Дым клубился над землей в ярком свете фар.
Внезапно из ровной линии, в которую выстроились машины и полицейские отделился один некто, вышедший на свободное пространство меж капотом внедорожника и кордоном. Это был Константин Леоне, Великий Князь Вампиров, и дождь мелкими бисеринками оседал на его черном пальто честерфилд и на темных с легкой проседью волосах.
Глядя на Вацлава через лобовое стекло, Леоне кивнул, приглашая его выйти из машины и поговорить. Когда Кнедл перевел взгляд на полицейских с оружием за его спиной, давая понять, что станет отличной мишенью для снайпера, если выйдет наружу, Леоне покачал головой. Это означало, что Его Сиятельство гарантирует Кнедлу безопасность, и слово Леоне было железным.
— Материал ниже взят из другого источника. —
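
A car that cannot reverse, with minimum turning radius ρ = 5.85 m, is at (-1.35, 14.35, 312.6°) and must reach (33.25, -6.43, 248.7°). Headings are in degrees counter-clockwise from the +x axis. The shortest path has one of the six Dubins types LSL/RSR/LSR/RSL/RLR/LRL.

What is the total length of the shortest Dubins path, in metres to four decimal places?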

После этого Вацлав, уже не колеблясь, хлопнул дверцей и вышел в дождь, мельканье мигалок, звуки полицейских раций. Джина тут же принялась дергать свою дверь, но безуспешно — машину заблокировать Кнедл не забыл. Она отдала бы половину состояния своего отца, чтобы слышать, о чем говорили Константин и Кнедл, почему разговор вышел таким коротким, и что собирается делать направляющийся к машине Вацлав.